The performances by Tennant and Sheen are superb. It is riveting any time either one of them is on the screen. The development of their friendship, in spite of all that stands against it, is the most remarkably Christian part of the story. As the two of them learn to care about each other, then to trust each other, and finally to make sacrifices for each other, their friendship becomes the series’ greatest hint that there is something beautiful beyond this world that is worth striving for.
It is clear from the start, however, that all of the other angels and demons are doltish and only interested in winning. The sets used for both heaven and hell are differently lit corporate boardrooms, and both the demons and the angels tend to dress like they are preparing for a day of mergers and acquisitions. The darker world of hell is perhaps more viscerally cruel, but this makes the brightly lit, smiling world of heaven all the more disturbing as the duplicitousness and pettiness of the angels becomes clear over and over again.
At the heart of Good Omens is a kind of Taoist humanism, emphasizing over and over again what is best about humanity while arguing — rather optimistically — that our faults can yet be overcome. The yin and yang are held up as the ideal way to understand the human experience, that there is a little evil and a little good in everyone. So long as the good dominates, a small amount of evil can actually be helpful, in as much as it allows us to avoid slavishly following the herd. The series does an impressive job of skewering the kind of tribalism and group-think that are hallmarks of our age.
Yet throughout the series, the absence of God is highly conspicuous. The show is narrated by Frances McDormand who, we are told in the credits, is “The Voice of God.” But McDormand’s God never seems to be personally invested in the events she is describing. The characters talk about God’s plan from time to time, but no one seems much interested in it. Jesus appears briefly, at the moment of his crucifixion, but He is given no lines. The divinity of Christ and His purpose in offering Himself as a sacrifice for our sins are never brought up, even to refute them.
The ambivalence about God that is found in Good Omens is emblematic of our age. It is not so much that we have adopted a passionate disbelief in God as that we have become fundamentally uninterested in Him. This is why spirituality remains important to so many people in the west, while religion is increasingly cast aside as obsolete. Spirituality is about us — our wants and needs, our hopes and fears, our goodness and badness. Religion is about something outside of us, and the Christian religion in particular is about God. It is about the mystery of who He is and what He has done in and through creation. In our self-absorbed era, we just cannot be bothered to look deeply into anything that isn’t a mirror.
Christian-themed stories without Christ are never good stories. Imagine how boring and banal the story of St. Augustine would be, for instance, if he was simply another self-righteous ex-lecher who managed to clean up his behavior through some kind of self-help routine. Minus God, the saints would be insufferable. And the same is true of angels. Gaiman’s depiction of angels as feckless, effete, and even traitorous is probably spot-on for a world in which angels are no nearer the presence of God than we are. What Gaiman does not seem to realize though is that the same is also true of us. Despite the constant nods towards the goodness of the world that are embedded in this series, the things we enjoy in this world are only good when they draw us into communion with God. Good food and good wine can be beautiful and amazing, or they can just make us fat and drunk. One of those stories is worth watching, while the other is a snoozefest.

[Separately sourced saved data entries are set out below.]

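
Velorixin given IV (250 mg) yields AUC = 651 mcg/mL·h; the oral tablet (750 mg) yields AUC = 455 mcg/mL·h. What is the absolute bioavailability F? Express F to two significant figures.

F = 0.23

F = (AUC_ev / D_ev) / (AUC_iv / D_iv)
  = (455/750) / (651/250)
  = 0.606667 / 2.604 = 0.2330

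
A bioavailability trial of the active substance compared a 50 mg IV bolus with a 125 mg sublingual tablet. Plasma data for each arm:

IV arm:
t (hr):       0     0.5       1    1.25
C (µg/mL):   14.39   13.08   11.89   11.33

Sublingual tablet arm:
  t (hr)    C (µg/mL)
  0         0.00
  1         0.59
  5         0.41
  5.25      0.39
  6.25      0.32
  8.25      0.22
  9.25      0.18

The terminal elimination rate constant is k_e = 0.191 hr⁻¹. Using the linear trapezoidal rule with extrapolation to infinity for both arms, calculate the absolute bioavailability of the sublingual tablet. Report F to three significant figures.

F = 0.0235

Trapezoidal AUC_0→1.25 (IV):
  [0→0.5]: (14.39+13.08)/2 × 0.5 = 6.8675
  [0.5→1]: (13.08+11.89)/2 × 0.5 = 6.2425
  [1→1.25]: (11.89+11.33)/2 × 0.25 = 2.9025
  Sum = 16.0125 µg/mL·hr
IV tail: 11.33/0.191 = 59.319; AUC_iv,0→∞ = 16.0125 + 59.319 = 75.3315 µg/mL·hr
Trapezoidal AUC_0→9.25 (sublingual tablet):
  [0→1]: (0.00+0.59)/2 × 1 = 0.295
  [1→5]: (0.59+0.41)/2 × 4 = 2.0
  [5→5.25]: (0.41+0.39)/2 × 0.25 = 0.1
  [5.25→6.25]: (0.39+0.32)/2 × 1 = 0.355
  [6.25→8.25]: (0.32+0.22)/2 × 2 = 0.54
  [8.25→9.25]: (0.22+0.18)/2 × 1 = 0.2
  Sum = 3.49 µg/mL·hr
sublingual tablet tail: 0.18/0.191 = 0.942; AUC_ev,0→∞ = 3.49 + 0.942 = 4.432 µg/mL·hr
F = (AUC_ev/D_ev)/(AUC_iv/D_iv) = (4.432/125)/(75.3315/50) = 0.035456/1.50663 = 0.0235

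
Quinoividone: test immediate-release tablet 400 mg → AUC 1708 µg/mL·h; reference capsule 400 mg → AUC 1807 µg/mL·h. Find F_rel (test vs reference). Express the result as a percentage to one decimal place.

F_rel = 94.5%

F_rel = (AUC_test/D_test) / (AUC_ref/D_ref)
      = (1708/400) / (1807/400)
      = 4.27 / 4.5175 = 0.9452 = 94.52%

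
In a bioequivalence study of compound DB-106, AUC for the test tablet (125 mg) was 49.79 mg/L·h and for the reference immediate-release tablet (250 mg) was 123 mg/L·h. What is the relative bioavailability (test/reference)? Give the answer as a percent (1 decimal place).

F_rel = 81.0%

F_rel = (AUC_test/D_test) / (AUC_ref/D_ref)
      = (49.79/125) / (123/250)
      = 0.39832 / 0.492 = 0.8096 = 80.96%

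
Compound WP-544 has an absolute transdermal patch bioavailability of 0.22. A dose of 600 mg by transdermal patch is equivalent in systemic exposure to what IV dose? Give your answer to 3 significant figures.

Systemic exposure from an extravascular dose = F × D_ev, so the equivalent IV dose is F × D_ev.
D_iv = F × D_ev = 0.22 × 600 = 132 mg

D_iv = 132 mg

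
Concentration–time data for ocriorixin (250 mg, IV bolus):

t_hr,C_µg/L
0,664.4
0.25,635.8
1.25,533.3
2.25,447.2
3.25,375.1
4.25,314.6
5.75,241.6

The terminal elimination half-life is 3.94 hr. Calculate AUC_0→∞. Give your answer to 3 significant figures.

Trapezoidal AUC_0→5.75:
  [0→0.25]: (664.4+635.8)/2 × 0.25 = 162.525
  [0.25→1.25]: (635.8+533.3)/2 × 1 = 584.55
  [1.25→2.25]: (533.3+447.2)/2 × 1 = 490.25
  [2.25→3.25]: (447.2+375.1)/2 × 1 = 411.15
  [3.25→4.25]: (375.1+314.6)/2 × 1 = 344.85
  [4.25→5.75]: (314.6+241.6)/2 × 1.5 = 417.15
  Sum = 2410.475 µg/L·hr
k_e = ln2 / t½ = 0.693147 / 3.94 = 0.1759 hr^-1
Extrapolated tail: C_last / k_e = 241.6 / 0.1759 = 1373.508
AUC_0→∞ = 2410.475 + 1373.508 = 3783.983 µg/L·hr

AUC = 3780 µg/L·hr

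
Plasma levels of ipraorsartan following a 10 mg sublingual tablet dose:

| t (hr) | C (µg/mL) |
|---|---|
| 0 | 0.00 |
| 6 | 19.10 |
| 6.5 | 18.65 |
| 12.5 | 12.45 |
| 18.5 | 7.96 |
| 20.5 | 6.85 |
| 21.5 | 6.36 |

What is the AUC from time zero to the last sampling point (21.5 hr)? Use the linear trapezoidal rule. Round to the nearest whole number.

AUC = 243 µg/mL·hr

Trapezoidal AUC_0→21.5:
  [0→6]: (0.00+19.10)/2 × 6 = 57.3
  [6→6.5]: (19.10+18.65)/2 × 0.5 = 9.4375
  [6.5→12.5]: (18.65+12.45)/2 × 6 = 93.3
  [12.5→18.5]: (12.45+7.96)/2 × 6 = 61.23
  [18.5→20.5]: (7.96+6.85)/2 × 2 = 14.81
  [20.5→21.5]: (6.85+6.36)/2 × 1 = 6.605
  Sum = 242.6825 µg/mL·hr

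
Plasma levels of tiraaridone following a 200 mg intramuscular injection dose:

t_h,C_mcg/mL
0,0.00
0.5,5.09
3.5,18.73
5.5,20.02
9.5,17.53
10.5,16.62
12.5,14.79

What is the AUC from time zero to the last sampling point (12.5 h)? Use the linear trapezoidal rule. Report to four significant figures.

AUC = 199.3 mcg/mL·h

Trapezoidal AUC_0→12.5:
  [0→0.5]: (0.00+5.09)/2 × 0.5 = 1.2725
  [0.5→3.5]: (5.09+18.73)/2 × 3 = 35.73
  [3.5→5.5]: (18.73+20.02)/2 × 2 = 38.75
  [5.5→9.5]: (20.02+17.53)/2 × 4 = 75.1
  [9.5→10.5]: (17.53+16.62)/2 × 1 = 17.075
  [10.5→12.5]: (16.62+14.79)/2 × 2 = 31.41
  Sum = 199.3375 mcg/mL·h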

So is Good Omens worth watching for Catholics? Advisedly and cautiously, I would say yes. The content is going to be offensive to some people because of the way Christian imagery is co-opted to tell a story that has almost no resemblance to anything found in the Bible or in Catholic tradition. Nevertheless, the hidden gem of friendship between Aziraphale and Crowley makes Good Omens point, in spite of itself, to something divine.